We are sad to have to report the death, earlier this summer, of George Balfour, a founder member and former club captain. George's nephew, Sandy Balfour, author of a number of books including What I Love About Cricket: One Man's Vain Attempt to Explain Cricket to a Teenager Who Couldn't Give a Toss, writes:
George Balfour was born in Kirkcaldy in 1932. He was the third son and fourth child of Tom and Rose Anna Balfour. The family moved to Edinburgh in 1935 and George started his education at Holy Cross in 1937. This was interrupted by the war; in 1940 he and his two elder brothers, Tom and Robin, were sent to boarding school in South Africa. He returned in 1945, completed his schooling and went on to do a law degree at Edinburgh University. George never practised as a lawyer, preferring to ply his trade as a publican, first in Swindon and later at Basingstoke Cricket Club, where he was something of a local legend. George was diagnosed with dementia in 2008 and spent his last few years at the Arbory Care Home in Andover, where he would regale passers by with his two favourite stories: seeing Len Hutton make a century at Lord's (against Australia in 1953) and a cover drive he played at Holy Cross that same year. In George's telling of it, his cover drive was marginally the more beautiful thing. He is survived by his son, Colin, his two grandsons, and many nephews and nieces in Scotland, England, Belgium, South Africa and Australia.

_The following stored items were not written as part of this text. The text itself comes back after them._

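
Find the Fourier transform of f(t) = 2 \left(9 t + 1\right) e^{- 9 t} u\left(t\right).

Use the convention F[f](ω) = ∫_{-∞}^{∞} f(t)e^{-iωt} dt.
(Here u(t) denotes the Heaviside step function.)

F(ω) = \frac{2 \left(- i \omega - 18\right)}{\omega^{2} - 18 i \omega - 81}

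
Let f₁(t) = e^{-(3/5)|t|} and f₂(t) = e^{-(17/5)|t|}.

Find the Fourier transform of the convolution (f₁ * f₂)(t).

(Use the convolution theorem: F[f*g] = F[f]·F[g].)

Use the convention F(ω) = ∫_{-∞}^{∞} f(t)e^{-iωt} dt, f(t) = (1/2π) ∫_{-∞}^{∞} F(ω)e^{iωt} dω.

F[f₁*f₂](ω) = \frac{5100}{625 \omega^{4} + 7450 \omega^{2} + 2601}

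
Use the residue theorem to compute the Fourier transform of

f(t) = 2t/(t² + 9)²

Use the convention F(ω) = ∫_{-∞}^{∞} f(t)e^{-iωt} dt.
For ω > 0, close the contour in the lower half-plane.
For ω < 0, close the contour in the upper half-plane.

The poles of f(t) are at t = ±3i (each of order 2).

Let g(z) = f(z)e^{-iωz}; for large |z| the factor e^{-iωz} decays in the lower half-plane when ω > 0 and in the upper half-plane when ω < 0.

Case ω > 0 (lower half-plane, clockwise contour ⇒ F(ω) = -2πi·ΣRes):
  Res_{z = - 3 i} g(z) = \frac{\omega e^{- 3 \omega}}{6} (pole of order 2)
  F(ω) = -2πi·ΣRes = - \frac{i \pi \omega e^{- 3 \omega}}{3}

Case ω < 0 (upper half-plane, counterclockwise contour ⇒ F(ω) = +2πi·ΣRes):
  Res_{z = 3 i} g(z) = - \frac{\omega e^{3 \omega}}{6} (pole of order 2)
  F(ω) = 2πi·ΣRes = - \frac{i \pi \omega e^{3 \omega}}{3}

Both cases combine into a single formula in |ω|:

F(ω) = - \frac{i \pi \omega e^{- 3 \left|{\omega}\right|}}{3}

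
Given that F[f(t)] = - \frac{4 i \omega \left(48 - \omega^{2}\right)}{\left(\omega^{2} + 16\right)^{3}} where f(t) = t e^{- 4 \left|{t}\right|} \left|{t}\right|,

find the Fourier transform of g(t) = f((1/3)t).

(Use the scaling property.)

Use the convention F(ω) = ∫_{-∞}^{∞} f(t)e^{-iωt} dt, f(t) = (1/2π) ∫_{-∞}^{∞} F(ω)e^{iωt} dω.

F[g](ω) = \frac{108 i \omega \left(3 \omega^{2} - 16\right)}{\left(9 \omega^{2} + 16\right)^{3}}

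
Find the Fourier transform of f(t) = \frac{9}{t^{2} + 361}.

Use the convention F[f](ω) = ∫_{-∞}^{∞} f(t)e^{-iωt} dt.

F(ω) = \frac{9 \pi e^{- 19 \left|{\omega}\right|}}{19}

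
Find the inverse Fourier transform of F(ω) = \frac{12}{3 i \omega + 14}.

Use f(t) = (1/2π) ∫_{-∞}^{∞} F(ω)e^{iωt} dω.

f(t) = 4 e^{- \frac{14 t}{3}} u\left(t\right)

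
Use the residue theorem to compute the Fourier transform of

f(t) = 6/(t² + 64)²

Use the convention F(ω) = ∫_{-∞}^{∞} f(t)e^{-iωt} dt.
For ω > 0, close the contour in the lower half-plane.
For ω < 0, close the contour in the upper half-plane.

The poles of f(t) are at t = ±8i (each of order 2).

Let g(z) = f(z)e^{-iωz}; for large |z| the factor e^{-iωz} decays in the lower half-plane when ω > 0 and in the upper half-plane when ω < 0.

Case ω > 0 (lower half-plane, clockwise contour ⇒ F(ω) = -2πi·ΣRes):
  Res_{z = - 8 i} g(z) = \frac{3 i \left(8 \omega + 1\right) e^{- 8 \omega}}{1024} (pole of order 2)
  F(ω) = -2πi·ΣRes = \frac{3 \pi \left(8 \omega + 1\right) e^{- 8 \omega}}{512}

Case ω < 0 (upper half-plane, counterclockwise contour ⇒ F(ω) = +2πi·ΣRes):
  Res_{z = 8 i} g(z) = \frac{3 i \left(8 \omega - 1\right) e^{8 \omega}}{1024} (pole of order 2)
  F(ω) = 2πi·ΣRes = \frac{3 \pi \left(1 - 8 \omega\right) e^{8 \omega}}{512}

Both cases combine into a single formula in |ω|:

F(ω) = \frac{3 \pi \left(8 \left|{\omega}\right| + 1\right) e^{- 8 \left|{\omega}\right|}}{512}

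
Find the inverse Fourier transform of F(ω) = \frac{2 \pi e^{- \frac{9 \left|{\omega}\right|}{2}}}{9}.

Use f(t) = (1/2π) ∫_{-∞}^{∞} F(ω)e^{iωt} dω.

f(t) = \frac{1}{t^{2} + \frac{81}{4}}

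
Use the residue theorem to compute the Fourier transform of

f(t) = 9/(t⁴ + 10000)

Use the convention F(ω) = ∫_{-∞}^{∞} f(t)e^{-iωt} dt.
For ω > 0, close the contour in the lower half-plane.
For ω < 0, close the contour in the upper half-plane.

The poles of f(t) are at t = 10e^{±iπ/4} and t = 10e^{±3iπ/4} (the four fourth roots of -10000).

Let g(z) = f(z)e^{-iωz}; for large |z| the factor e^{-iωz} decays in the lower half-plane when ω > 0 and in the upper half-plane when ω < 0.

Case ω > 0 (lower half-plane, clockwise contour ⇒ F(ω) = -2πi·ΣRes):
  Res_{z = - 5 \sqrt{2} - 5 \sqrt{2} i} g(z) = \frac{9 \sqrt{2} i \left(1 - i\right) e^{5 \sqrt{2} \omega \left(-1 + i\right)}}{8000}
  Res_{z = 5 \sqrt{2} - 5 \sqrt{2} i} g(z) = \frac{9 \sqrt{2} i \left(1 + i\right) e^{- 5 \sqrt{2} \omega \left(1 + i\right)}}{8000}
  F(ω) = -2πi·ΣRes = \frac{9 \sqrt{2} \pi \left(1 - i\right) \left(e^{10 \sqrt{2} i \omega} + i\right) e^{- 5 \sqrt{2} \omega \left(1 + i\right)}}{4000} = \frac{9 \pi e^{- 5 \sqrt{2} \omega} \sin{\left(5 \sqrt{2} \omega + \frac{\pi}{4} \right)}}{1000}

Case ω < 0 (upper half-plane, counterclockwise contour ⇒ F(ω) = +2πi·ΣRes):
  Res_{z = 5 \sqrt{2} + 5 \sqrt{2} i} g(z) = \frac{9 \sqrt{2} i \left(-1 + i\right) e^{5 \sqrt{2} \omega \left(1 - i\right)}}{8000}
  Res_{z = - 5 \sqrt{2} + 5 \sqrt{2} i} g(z) = \frac{9 \sqrt{2} \left(1 - i\right) e^{5 \sqrt{2} \omega \left(1 + i\right)}}{8000}
  F(ω) = 2πi·ΣRes = - \frac{9 \sqrt{2} i \pi \left(i \left(1 - i\right) e^{5 \sqrt{2} \omega \left(1 - i\right)} - \left(1 - i\right) e^{5 \sqrt{2} \omega \left(1 + i\right)}\right)}{4000} = \frac{9 \pi e^{5 \sqrt{2} \omega} \cos{\left(5 \sqrt{2} \omega + \frac{\pi}{4} \right)}}{1000}

Both cases combine into a single formula in |ω|:

F(ω) = \frac{9 \pi e^{- 5 \sqrt{2} \left|{\omega}\right|} \sin{\left(5 \sqrt{2} \left|{\omega}\right| + \frac{\pi}{4} \right)}}{1000}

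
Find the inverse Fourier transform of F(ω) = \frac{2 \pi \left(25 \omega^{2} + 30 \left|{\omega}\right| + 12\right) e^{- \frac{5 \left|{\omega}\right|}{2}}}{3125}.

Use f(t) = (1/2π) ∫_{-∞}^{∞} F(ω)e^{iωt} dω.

f(t) = \frac{2}{\left(t^{2} + \frac{25}{4}\right)^{3}}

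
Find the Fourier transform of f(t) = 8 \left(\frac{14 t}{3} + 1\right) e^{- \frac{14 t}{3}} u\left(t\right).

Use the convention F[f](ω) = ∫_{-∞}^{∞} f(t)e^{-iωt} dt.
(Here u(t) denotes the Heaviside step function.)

F(ω) = \frac{24 \left(- 3 i \omega - 28\right)}{9 \omega^{2} - 84 i \omega - 196}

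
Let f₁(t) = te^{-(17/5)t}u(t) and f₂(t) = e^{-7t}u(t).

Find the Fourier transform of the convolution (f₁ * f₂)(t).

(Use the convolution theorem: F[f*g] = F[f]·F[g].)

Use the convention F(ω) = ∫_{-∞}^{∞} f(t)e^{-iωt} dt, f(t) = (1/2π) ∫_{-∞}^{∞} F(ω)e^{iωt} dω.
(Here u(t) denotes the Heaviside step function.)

F[f₁*f₂](ω) = \frac{25}{\left(i \omega + 7\right) \left(5 i \omega + 17\right)^{2}}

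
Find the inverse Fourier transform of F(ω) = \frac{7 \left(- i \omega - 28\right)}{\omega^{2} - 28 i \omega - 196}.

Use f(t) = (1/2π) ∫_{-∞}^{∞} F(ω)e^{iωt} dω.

f(t) = 7 \left(14 t + 1\right) e^{- 14 t} u\left(t\right)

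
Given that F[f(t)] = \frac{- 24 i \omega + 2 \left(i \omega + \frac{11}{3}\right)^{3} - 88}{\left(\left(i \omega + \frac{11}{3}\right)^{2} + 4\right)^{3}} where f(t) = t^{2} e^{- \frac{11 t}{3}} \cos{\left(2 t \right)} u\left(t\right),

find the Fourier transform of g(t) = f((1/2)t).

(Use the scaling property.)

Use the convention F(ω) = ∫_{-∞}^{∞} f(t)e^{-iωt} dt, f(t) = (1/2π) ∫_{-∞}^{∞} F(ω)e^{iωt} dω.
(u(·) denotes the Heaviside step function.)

F[g](ω) = \frac{108 \left(- 648 i \omega + \left(6 i \omega + 11\right)^{3} - 1188\right)}{\left(\left(6 i \omega + 11\right)^{2} + 36\right)^{3}}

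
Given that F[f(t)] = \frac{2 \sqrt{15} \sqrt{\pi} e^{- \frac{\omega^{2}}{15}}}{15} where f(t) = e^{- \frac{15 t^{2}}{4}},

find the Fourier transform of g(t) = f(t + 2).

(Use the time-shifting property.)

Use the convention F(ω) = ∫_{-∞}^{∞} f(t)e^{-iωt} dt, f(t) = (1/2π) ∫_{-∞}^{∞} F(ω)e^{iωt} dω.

F[g](ω) = \frac{2 \sqrt{15} \sqrt{\pi} e^{\frac{\omega \left(- \omega + 30 i\right)}{15}}}{15}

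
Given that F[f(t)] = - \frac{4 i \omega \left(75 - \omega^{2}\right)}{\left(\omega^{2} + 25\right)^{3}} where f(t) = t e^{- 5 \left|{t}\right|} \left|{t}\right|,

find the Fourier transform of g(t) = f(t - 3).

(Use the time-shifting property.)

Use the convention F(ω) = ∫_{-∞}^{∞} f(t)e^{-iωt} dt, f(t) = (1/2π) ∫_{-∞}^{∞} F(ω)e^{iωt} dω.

F[g](ω) = \frac{4 i \omega \left(\omega^{2} - 75\right) e^{- 3 i \omega}}{\left(\omega^{2} + 25\right)^{3}}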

With Chris Kerr's help, we can sketch a little of George's playing career at Holy Cross. He was not merely a founder member. He also scored the club's first runs, hitting the first ball of our first innings for 3. (The outfield at Colinton Mains Park must have been long that day). As in that first game, George usually opened the batting. He also bowled off spin and was club captain for six years (1955-7;1959-60; 1963). He left for Swindon in the late 1960s but, in a fine example for all one-time Crossers, would return to play two or three games a year for the club in his summer holidays. (During this time his brother Brian was club President 1970-4). He returned to Edinburgh in 1978 and opened the batting with John Brown as the 2nds won Grade B that year. He left for England again in the late 1980s but returned for our golden jubilee celebrations in 2000. He was made an Honorary Vice President for, in Chris's words, "years of service and devotion. Well merited." RIP.